В аптеки звонить было бесполезно, по закону они не имеют права продать трамадол, даже если человек будет корчиться от болей у окна кассы и держать в руках просроченный рецепт на препарат. Аптеку за это лишат лицензии. Сам же рецепт может дать только участковый врач, у которого в праздники — законный выходной.

Мы решили при сильных болях сразу звонить в «Скорую», но вдруг поступил очередной поздний звонок.

— Евгений, мне как-то нехорошо. Есть ничего не могу, и икота замучила, — пожаловался Саша.

Я сразу же вспомнил выдержки из литературы по онкологии: непроходящая икота является признаком обширного роста метастазов в брюшной полости и сигналом о скорой гибели пациента — и ужаснулся. Но Саша понимал это и без книг. И сказал:

— Если что, ты сможешь быть рядом? Мне страшно умирать!

— Саша, давай я приеду, — предложил я.

— Нет, не нужно, ты, наверное, занят, да и поздно уже. Спасибо за все, — тихо произнес он.

— Хорошо, завтра к вечеру освобожусь и приеду.

— Договорились, буду ждать! Мне так будет спокойнее…

Я положил трубку и поехал по следующим пациентам, меня ждали люди. Но я понимал, что скорее всего это был наш последний разговор с Сашей. Я чувствовал его желание увидеться, хотел держать его за руку в последний момент… Но просто не смог приехать. А он понимал, что есть и другие пациенты, которые нуждаются во внимании.

На следующий день мне позвонила супруга Саши.

— Евгений, здравствуйте. Саши больше нет… — Я слушал ее голос в трубке, но в голове звенела тишина, а ноги словно налились свинцом. — Я уехала за рецептом, а когда вернулась, он уже лежал на кровати, отвернувшись к стенке, и не дышал.

Я винил себя в том, что послушал Сашу и не поехал к нему сразу… Но я не хотел прощаться с ним. Не хотел прощаться с человеком, который за столь короткий срок из незнакомца превратился для меня в близкого друга. С человеком, с которым я мог делиться самым сокровенным и знать, что он всегда меня поймет и поддержит, что-то подскажет или посоветует, разделит мои сомнения, опасения, а при необходимости сможет прямолинейно раскритиковать мои планы. В моем мире Саша оставался живым, поэтому я не смог поехать и на похороны. Я внутренне не мог с ним прощаться, ведь за каких-то два месяца он стал для меня родным.

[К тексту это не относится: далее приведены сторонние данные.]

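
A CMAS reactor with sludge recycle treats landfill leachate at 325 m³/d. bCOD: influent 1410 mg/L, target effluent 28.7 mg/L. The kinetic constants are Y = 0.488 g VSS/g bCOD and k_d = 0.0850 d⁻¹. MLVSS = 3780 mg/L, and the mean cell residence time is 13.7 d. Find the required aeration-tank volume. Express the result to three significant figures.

V ≈ 367 m³

Steady-state biomass mass balance: V·X·(1 + k_d·θ_c) = Y·Q·(S₀ − S)·θ_c, so V = 0.488 × 325 × (1410 − 28.7) × 13.7 / [3780 × (1 + 0.0850 × 13.7)] = 3×10^6 / 8182 = 366.8 m³.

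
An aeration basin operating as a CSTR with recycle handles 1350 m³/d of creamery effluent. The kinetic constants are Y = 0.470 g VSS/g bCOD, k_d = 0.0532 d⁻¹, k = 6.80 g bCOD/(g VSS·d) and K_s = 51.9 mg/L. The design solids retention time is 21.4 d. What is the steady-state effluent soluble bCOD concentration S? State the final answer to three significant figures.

S ≈ 1.68 mg/L

Effluent substrate depends only on kinetics and SRT: S = K_s(1 + k_d θ_c) / [θ_c(Yk − k_d) − 1] = 51.9 × (1 + 0.0532 × 21.4) / [21.4 × (0.470 × 6.80 − 0.0532) − 1] = 111.0 / 66.26 = 1.675 mg/L.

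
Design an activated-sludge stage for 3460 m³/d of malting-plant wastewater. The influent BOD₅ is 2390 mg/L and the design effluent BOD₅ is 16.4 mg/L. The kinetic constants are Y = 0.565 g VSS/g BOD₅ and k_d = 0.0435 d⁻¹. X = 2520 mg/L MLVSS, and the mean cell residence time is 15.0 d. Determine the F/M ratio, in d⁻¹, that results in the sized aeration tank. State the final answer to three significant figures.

From the SRT design equation V = Y Q (S₀−S) θ_c / [X (1 + k_d θ_c)] = 0.565 × 3460 × (2390 − 16.4) × 15.0 / [2520 × (1 + 0.0435 × 15.0)] = 6.96×10^7 / 4164 = 16714 m³.
F/M = applied load / biomass = Q·S₀/(V·X) = 3460 × 2390 / (16714 × 2520) = 0.1963 d⁻¹.

F/M ≈ 0.196 d⁻¹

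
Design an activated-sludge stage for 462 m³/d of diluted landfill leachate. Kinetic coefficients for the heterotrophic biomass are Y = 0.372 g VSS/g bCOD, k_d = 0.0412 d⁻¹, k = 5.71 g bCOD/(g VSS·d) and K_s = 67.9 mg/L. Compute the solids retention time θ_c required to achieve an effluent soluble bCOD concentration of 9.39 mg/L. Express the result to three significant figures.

Specific growth rate at S = 9.39 mg/L: μ = YkS/(K_s+S) = 0.372·5.71·9.39/(67.9+9.39) = 0.2581 d⁻¹.
θ_c = 1/(μ − k_d) = 1/(0.2581 − 0.0412) = 1/0.2169 = 4.611 d.

θ_c ≈ 4.61 d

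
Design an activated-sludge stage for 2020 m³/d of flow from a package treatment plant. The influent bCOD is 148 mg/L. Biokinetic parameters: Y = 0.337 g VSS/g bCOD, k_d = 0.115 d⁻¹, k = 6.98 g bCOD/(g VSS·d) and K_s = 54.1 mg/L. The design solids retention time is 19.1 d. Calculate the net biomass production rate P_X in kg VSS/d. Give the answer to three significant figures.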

Саша дал понять мне главное: все в жизни решаемо. Нет никаких преград. Нужно смотреть на жизнь во всех ее измерениях — и тогда мир заиграет всевозможными красками. Саша всегда верил в лучшее до последнего: об этом говорили его глаза и добрая улыбка.

Эту главу я не мог написать около трех месяцев. Но я дал слово: Саша хотел, чтобы, прочитав о его случае, люди не боялись страшных диагнозов, на его примере пациенты планировали свою жизнь дальше, а родственники не терялись и помогали правильно. Ведь семейная поддержка и душевная беседа — это самое важное лекарство для каждого больного.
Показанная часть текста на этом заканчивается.